Part 11 – Soccer Player With a Talent for Endurance

FasterSkierJanuary 22, 2002

I never did become a good Nordic Combined skier. First and foremost that can be blamed on the jumping, which is something I never did get a hold of. After a jump that only went as far as the knoll, I would be too far back in the cross-country portion. Even back then I would open hard, but I hit the wall well before the finish. As a 14 year-old I took part in the Junior National Championships for 14 and 15 year-olds. I finished 15th, but I had the sixth best cross-country time. That will tell you how poorly I jumped.

I did better on the soccer field. As a 13 year-old I was awarded Nannestad’s “most promising soccer player” award for my age group.
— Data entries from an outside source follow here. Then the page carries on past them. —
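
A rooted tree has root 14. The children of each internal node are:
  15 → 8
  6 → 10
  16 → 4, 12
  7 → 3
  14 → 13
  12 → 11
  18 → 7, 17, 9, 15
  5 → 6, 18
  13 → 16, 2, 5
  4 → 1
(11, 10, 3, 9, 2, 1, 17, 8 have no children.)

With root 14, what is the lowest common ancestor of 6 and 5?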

I didn’t quite understand it, because I myself felt that I was just an okay defensive player with far more determination than skill. The soccer field is probably the only place where, perhaps a little too often, I would have gone after the player and not the ball. More recently I have tied to play strong without injuring others. I didn’t mean any harm on the playing field, though. It was just another case of wanting it a little too much. Even though I was a 12 or 13 year-old who was a little smaller than the rest, I was considered a hard opponent. I generated enough attention that one of the bigger teams in the area, Eidsvold Turn, showed interest in me. But my gym teacher, Erling Hokstad (who later coached the Norwegian Women’s Soccer team), told me I had a tremendous talent for endurance and that I should try to develop that instead of focusing on soccer. He had noticed that I always won when we ran longer races at school. When I also injured my knee during play, it wasn’t hard to give up on soccer.

Erling Hokstad gave me some good advice. I am not very quick and I have horrible jumping capabilities, so I probably wouldn’t have gotten very far either on a soccer field or on a ski jump. But he was right about my talent for endurance. Even today the best 50 skiers in the world can ski as fast as I can. Many can even ski faster. But they cannot keep that speed up as long as I can. They don’t have the same endurance.
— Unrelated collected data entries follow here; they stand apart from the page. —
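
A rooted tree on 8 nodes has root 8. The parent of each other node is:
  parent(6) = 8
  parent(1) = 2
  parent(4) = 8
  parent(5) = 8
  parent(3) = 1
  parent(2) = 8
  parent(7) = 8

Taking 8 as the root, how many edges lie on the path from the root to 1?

2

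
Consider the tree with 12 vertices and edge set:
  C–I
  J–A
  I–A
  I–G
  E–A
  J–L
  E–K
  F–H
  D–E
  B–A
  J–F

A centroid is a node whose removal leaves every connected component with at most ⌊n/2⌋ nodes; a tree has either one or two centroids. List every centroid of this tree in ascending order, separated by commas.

If A is removed the pieces have sizes 4, 3, 3, 1, all ≤ ⌊12/2⌋ = 6.
Every other node leaves some component of size > 6, so the centroid is unique.

A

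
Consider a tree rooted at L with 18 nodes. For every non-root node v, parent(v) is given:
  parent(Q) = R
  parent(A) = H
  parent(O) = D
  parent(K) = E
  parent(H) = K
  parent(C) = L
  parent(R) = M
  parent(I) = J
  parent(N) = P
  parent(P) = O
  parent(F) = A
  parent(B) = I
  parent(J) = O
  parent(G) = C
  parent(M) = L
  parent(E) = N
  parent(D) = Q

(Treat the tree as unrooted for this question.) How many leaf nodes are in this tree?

Exactly 3 nodes have a single neighbour: B, F, G.

3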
The cross-country skiing community in Nannestad was unusually good when I was in my early teens, and that also brought me into the sport. There was a winner’s culture, when champions like Lars Erik Eriksen and Anette Bœe in the middle. And there were also volunteers who donated massive amounts of their free time as leaders and coaches for the younger skiers. I was both proud and happy when some one in this environment thought that I had a talent for cross-country skiing. When I debuted in the Junior National Championships for 14 and 15 year olds in cross-country skiing and finished in 13th pace, I began to think that I had a chance at this sport. Terje Smevold won that race, and he would later become a club teammate of mine.

Written Work Took Too Long.

The fact that nature and sports took up the majority of my free time was not a result of a specific decision. It just came out that way. It was just the way that most all of the boys in Nannestad, and surely many other places in Norway, lived. We were active: in the forests and sports facilities of all types. But naturally we found time to do other things as well. I was probably a wild kid, in both good and bad ways. Overactive, I have heard some say. It wasn’t always easy to follow the advice of my parents, who were both teachers: “Crazy stuff is something you can do at home. In public you need to behave yourself.” I should have likely become a teacher myself. Not only were both of my parents teachers, but both my grandparents on my mother’s side were as well. My sister became a teacher, too.

I have dabbled a bit in the field of teaching, in fact. Right after I graduated from high school, I had a few student teaching assignments at the elementary school in Nannestad. If some of the students remember me, it is probably because of the way I tried to keep order in the classroom. If a boy didn’t follow along as well as I thought he should, I would call him to the front of the class and make him do 20 push-ups. I stood over him with the pointer and gave him a clear message that if he didn’t manage to pump out all 20, he would get a powerful slap on his backside.

“You don’t have permission to do that,” he would protest.

“I am just a student teacher, I don’t really care about permission,” I answered. The boy thought I meant it, and the class thought it was all a lot of fun.

But I didn’t become a teacher.

When my parents made such an effort to get me to enjoy nature and participate in sports, it wasn’t just because they saw that it had a value in and of itself. They knew well that studies have shown intellectual development is dependent on physical activity and fitness. If one is in good physical shape, the intellectual capacity will likely increase as well. But in my case they thought that the accounting was a little out of balance. More than once they let me know that my legs were developing far faster than my mind.

My sister Hilde was a bookworm. She read book after book. I didn’t have time for that. I needed something to happen all the time. If things went well at school, it was more because I really got to work right before the exams than a result of systematic and planned efforts on my school work. I found that an effective way for me to learn was to have my mother listen to me as I talked through my schoolwork. That is probably one of the reasons why I am better at expressing myself verbally than through writing. The written work took for long, I thought—except for the times I was able to write about a fall day in the mountains.